The Acrylic Difference
By Nancy Hagin
• Polymer-based acrylic paints are water-soluble and have shorter drying times than oils.
• Acrylic eliminates the need for turpentine and gesso and can be applied directly onto raw canvas.
• Acrylic is more opaque than watercolor and dries as quickly.
• Acrylic appears one shade darker when dry than when wet; mixing it in large batches is advisable because mixing a new batch to match a dried area on a painting is difficult.
• Acrylic paintings are waterproof when they’re dry. They can be washed gently with soap and water, but the wooden stretchers should never become wet.

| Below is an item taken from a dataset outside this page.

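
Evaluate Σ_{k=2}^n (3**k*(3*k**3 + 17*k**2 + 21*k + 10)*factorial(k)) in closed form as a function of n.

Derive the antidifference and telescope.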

• Some acrylic pigments, like the alizarins, dry with a more glossy finish; others, like the earth colors, dry more matte. I occasionally mix gloss medium into the paints that are more matte, so the colors within my paintings will be more consistent.
• Painting wet into wet with acrylic must be done quickly, which makes this method harder with acrylic than it is with oil.
• Color mixing with acrylic differs from that with oil only in that acrylic dries quickly on a flat palette surface. This prohibits mixing a large quantity of a color ahead of time on the palette. That’s why I mix colors in deeper containers like plastic ice cube trays or small jars. Between painting sessions, I spray the trays with water and cover them with plastic wrap. There are commercial retarders (agents to extend the drying time), but I don’t find them to be helpful. It’s the same with mediums. I don’t find much use for them, but they do make good glues.